Il est vrai que l’écriture inclusive a gagné en popularité au cours des dernières années. Cependant, le concept n’est pas si nouveau que ça. Il existe depuis plus longtemps qu’on ne le croit, sans qu’on s’en rende compte. Regardez une carte d’identité française de plus près. Vous verrez que la partie « né(e) » représente le féminin grâce au « e » entre parenthèses, et ce, depuis 1995. C’est la même chose avec les offres d’emploi où l’on recherche « un chercheur/chercheuse » par exemple. Et n’est-ce pas le président De Gaulle dans les années 60 qui s’adressait aux Français ainsi : « Françaises, Français… » ?

Le point médian

Le point médian existe depuis bien longtemps lui aussi mais il s’est fait une nouvelle jeunesse au début des années 2010 en tant qu’outil pour illustrer l’écriture inclusive. Il s’agit d’un signe de ponctuation utilisé pour préciser le genre du mot afin de ne pas oublier que des femmes pourraient être incluses dans un terme généralisant. Au lieu de « Chers voisins », qui pourrait sous-entendre qu’on ne s’adresse qu’aux hommes, on utilisera les termes suivants : « Cher.e.s voisin.e.s, nous espérons que vous êtes satisfait.e.s du nouveau service de nettoyage ». On peut même trouver « Cher.ère.s voisin.e.s », ce qui alimente le débat : certains pensent que ce point médian rend les mots et les phrases illisibles. La lecture n’en est pas facilitée. Et vous ? Qu’en pensez-vous ? Peut-on catégoriser le français sans point médian de langue sexiste ?

L’accord de proximité

L’accord de proximité, comme son nom l’indique, consiste à accorder l’adjectif avec le nom qui est le plus proche dans la phrase. Par exemple, dans la phrase : « Les garçons et les filles sont sportives », l’adjectif est féminin/pluriel car « sportives » est plus proche du nom « filles » dans la phrase. Si l’on changeait l’ordre des mots, ça donnerait : « Les filles et les garçons sont sportifs ». Cette fois, l’adjectif plus proche du nom « garçons » qui est masculin, s’accorde en conséquence. Il suffit donc de mettre un peu d’ordre dans la phrase. Certains trouvent cette technique intéressante puisqu’on ne modifie pas les mots en soi. D’autres trouvent que la sonorité de la phrase change un peu trop, et que le résultat donne quelque chose de bizarre.

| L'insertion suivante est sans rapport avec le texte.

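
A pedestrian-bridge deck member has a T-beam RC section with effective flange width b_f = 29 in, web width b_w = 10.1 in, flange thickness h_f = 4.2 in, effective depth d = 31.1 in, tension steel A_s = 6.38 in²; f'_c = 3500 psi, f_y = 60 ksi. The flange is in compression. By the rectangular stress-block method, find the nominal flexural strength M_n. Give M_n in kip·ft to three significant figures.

Tension: T = A_s f_y = 6.38 × 60 = 382.8 kips.
Try a within the flange: a = T/(0.85 f'_c b_f) = 382.8/(0.85 × 3.5 × 29) = 4.437 in.
a = 4.437 > h_f = 4.2 in: the block extends into the web. Split into flange-overhang and web parts.
C_f = 0.85 f'_c (b_f − b_w) h_f = 0.85 × 3.5 × (29 − 10.1) × 4.2 = 236.2 kips.
Remaining web compression depth: a_w = (T − C_f)/(0.85 f'_c b_w) = (382.8 − 236.2)/(0.85 × 3.5 × 10.1) = 4.879 in.
M_n = C_f(d − h_f/2) + (T − C_f)(d − a_w/2) = 236.2 × (31.1 − 2.1) + 146.6 × (31.1 − 2.4395) = 6849.8 + 4201.6 = 11051.4 kip·in.
M_n = 11051.4/12 = 920.95 kip·ft.

M_n ≈ 921 kip·ft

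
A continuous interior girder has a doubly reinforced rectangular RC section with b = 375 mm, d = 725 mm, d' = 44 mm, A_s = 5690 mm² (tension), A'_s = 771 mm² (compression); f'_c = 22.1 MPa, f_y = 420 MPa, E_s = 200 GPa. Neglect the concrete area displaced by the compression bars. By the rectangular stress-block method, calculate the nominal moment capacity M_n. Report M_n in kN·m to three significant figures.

Assume both tension and compression steel yield.
Net tension couple steel: A_s − A'_s = 4919 mm².
a = (A_s − A'_s) f_y / (0.85 f'_c b) = 2065980/(0.85 × 22.1 × 375) = 293.28 mm.
c = a/β₁ = 293.28/0.85 = 345.04 mm; ε'_s = 0.003(c − d')/c = 0.0026 ≥ f_y/E_s = 0.0021, so compression steel does yield.
M_n = (A_s − A'_s) f_y (d − a/2) + A'_s f_y (d − d') = [2065980 × (725 − 146.64) + 323820 × (725 − 44)] × 10⁻⁶ = 1194.88 + 220.52 = 1415.40 kN·m.

M_n ≈ 1420 kN·m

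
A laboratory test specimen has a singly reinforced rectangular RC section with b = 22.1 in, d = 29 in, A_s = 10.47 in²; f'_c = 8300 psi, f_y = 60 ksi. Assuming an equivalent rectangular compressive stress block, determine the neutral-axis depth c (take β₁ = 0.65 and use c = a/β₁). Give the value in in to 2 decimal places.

T = A_s f_y = 10.47 × 60 = 628.2 kips.
a = T/(0.85 f'_c b) = 628.2/(0.85 × 8.3 × 22.1) = 4.0291 in.
With β₁ = 0.65, c = a/β₁ = 4.0291/0.65 = 6.20 in.

c ≈ 6.20 in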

C’est dans les années 2010 que le débat est à son apogée. Des pétitions circulent au fil de la décennie pour ne plus enseigner la règle du « masculin l’emporte sur le féminin » et encourager l’accord de proximité. On retiendra qu’en 2011, la pétition nommée « Que les hommes et les femmes soient belles ! » a rassemblé plus de 5000 signatures.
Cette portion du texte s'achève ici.